Every BioBrick used was RFC 10 compatible except for the CcaS (Green Receptor) and TetR coding regions. Site directed mutagenesis was performed to remove an SpeI restriction site in the middle of the ccaS gene BioBrick and to remove an XbaI restriction site in the middle of the TetR BioBrick. Afterwards, BioBricks were assembled in parallel using the XbaI and SpeI restriction sites. Gel electrophoresis was used to purify the target DNA fragment after each digestion and ligation reaction. The assembled BioBricks were finally cleaved using XbaI and PstI. The isolated fragment was then ligated to the pSB1A3 plasmid backbone which was cleaved using SpeI and PstI. The final plasmid was transformed into competent E. coli bacteria and grown under ampicillin selection.

An assembly scheme for the construct in a psB1A3.

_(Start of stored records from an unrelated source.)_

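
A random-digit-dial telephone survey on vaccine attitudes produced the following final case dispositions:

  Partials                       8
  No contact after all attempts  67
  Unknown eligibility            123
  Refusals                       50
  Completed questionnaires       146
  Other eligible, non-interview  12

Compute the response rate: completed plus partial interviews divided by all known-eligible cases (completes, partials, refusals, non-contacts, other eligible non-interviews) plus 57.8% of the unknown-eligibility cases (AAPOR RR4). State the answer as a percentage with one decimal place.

43.5%

Num: 146 + 8 = 154
Eligible (known): 146 + 8 + 50 + 67 + 12 = 283
e × U: 0.5780 × 123 = 71.09
Denom: 283 + 71.09 = 354.09
RR4 = 154 / 354.09 = 0.4349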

Construct size is an obvious concern in our design. Another open question given the scope of implementation is a quantitative understanding of the expression kinetics--specifically, how long must the blue and green light be applied to achieve a switch between expression cassettes? Will this duration vary at different cell densities? These questions can only be answered during in vitro optimization by experimenting with different combinations of ribosome binding sites and promoters. To quantify gene expression, we chose to employ RFP as a reporter gene, with the hope that red fluorescence signal will minimize the occurrence of auto-excitation (our construct should, in theory, respond to light). We expect there to be a low level RFP signal due to leaky lactose uptake without the expression of lacY. Optimally, RFP expression should begin to fall off soon after green light is introduced. We believe that by varying the strength of the constitutive promoter and the ribosome binding sites, we will be able to tune the system to trigger given minimal stimulus, but without ambient light being sufficient to trigger a change of state. If necessary, a LacZ coding sequence could be added to ORF 3. Beta-galactosidase expression would serve to remove the lag between exposure to green light, and decline in RFP expression by decomposing lactose inside the cell.